Ah, those were the days, when folks robbed banks instead of the other way around. When men wore hats for fashion rather than to cover what was left of their hair. When men referred to their love muscle as “Prince Albert,” even though His Highness wore a helmet rather than a crown.
Who knew that Dillinger called his penis “Prince Albert”? And what does it mean that mine is “Queen Isabella”?
It’s a dicey thing to make a period film in an age where audiences prefer exclamation marks. Particularly if you’re Michael Mann, who would rather project a film in slow motion than have it run less than two and a half hours.
Johnny Depp is John Dillinger, the Demon Gangster of Fleet Street, a brutal killer, and – in accordance with the bad-boy fantasies of teenage girls everywhere – a really sweet boyfriend. And I mean to both his girlfriend and his hookers.
Evidently, getting caught was extraordinarily difficult back in the day. The FBI had a task force to catch Dillinger, but despite the task there wasn’t much force. These guys couldn’t catch an STD from Brett Michaels.
Dillinger is everywhere – out in the open: There’s John at the track. And there’s John at the movies. And there’s John at a fine restaurant. And there’s John on the street in his straw hat searching for the other three members of his barbershop quartet.
Why, Dillinger would almost have to stroll right into the task force headquarters to be recognized – and then he strolls right into the task force headquarters without being recognized. This is like Osama Bin Laden taking the White House Tour before returning to his cave away from cave.
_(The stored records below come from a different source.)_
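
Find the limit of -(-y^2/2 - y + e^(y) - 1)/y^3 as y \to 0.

Direct substitution gives 0/0.
Apply L'Hôpital: lim (-y + e^(y) - 1)/(-3*y^2), still 0/0.
Apply L'Hôpital: lim (e^(y) - 1)/(-6*y), still 0/0.
After 3 applications of L'Hôpital's rule the quotient is (e^(y))/(-6); substituting y = 0 gives -1/6.

-1/6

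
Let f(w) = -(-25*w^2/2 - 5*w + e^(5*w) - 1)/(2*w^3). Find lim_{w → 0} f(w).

-125/12

Direct substitution gives 0/0.
Apply L'Hôpital: lim (-25*w + 5*e^(5*w) - 5)/(-6*w^2), still 0/0.
Apply L'Hôpital: lim (25*e^(5*w) - 25)/(-12*w), still 0/0.
After 3 applications of L'Hôpital's rule the quotient is (125*e^(5*w))/(-12); substituting w = 0 gives -125/12.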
As G-Man Melvyn Purvis said, “If only Dillinger’s dame would wear an ‘I’m with Public Enemy #1′ t-shirt, our troubles would be over, see?”
Added FBI head J. Edgar Hoover, “Forget Dillinger, let’s pick up his girlfriend – I want to try on her stockings, see?”
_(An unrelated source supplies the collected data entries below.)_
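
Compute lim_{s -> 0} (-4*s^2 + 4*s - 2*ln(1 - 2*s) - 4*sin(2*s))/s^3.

Substitution gives 0/0 (the numerator vanishes to order 3).
Expand each term to order s^3: the coefficient of s^3 in -2·ln(1 - 2s) is 16/3 and in -4·sin(2s) is 16/3.
Lower-order terms cancel with the polynomial part, so the numerator is (32/3)·s^3 + o(s^3), and the limit is (32/3)/(1) = 32/3.

32/3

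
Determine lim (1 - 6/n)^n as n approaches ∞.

e^(-6)

Write it as [(1 - 6/n)^n]^(1) · (1 - 6/n)^(0). The bracketed term tends to e^(-6) and the second factor to 1, so the limit is e^(-6).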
Christian Bale returns to the big screen after a long absence of two weeks as Purvis, doing his best Matthew McConaughey accent – that’s two accents removed from his own. It was thanks to Bale that Mann dropped this into the credits: “No Director of Photography was harmed during the making of this picture.”
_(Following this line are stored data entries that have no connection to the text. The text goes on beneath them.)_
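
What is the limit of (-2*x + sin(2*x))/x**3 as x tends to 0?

Direct substitution gives 0/0.
Apply L'Hôpital: lim (2*cos(2*x) - 2)/(3*x^2), still 0/0.
Apply L'Hôpital: lim (-4*sin(2*x))/(6*x), still 0/0.
After 3 applications of L'Hôpital's rule the quotient is (-8*cos(2*x))/(6); substituting x = 0 gives -4/3.

-4/3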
“I’m imitating McConaughey because I want to prove to Hollywood that I, too, can be cast in romantic comedies opposite Kate Hudson,” said Bale. “Assuming there’s a sequence where I beat the living Hell out of her.”
Listen, ya mug, Public Enemies is great if your goal is to count down the minutes before the utterly predictable Diana Krall jazz club appearance.
But if it’s heat you want, rent Heat.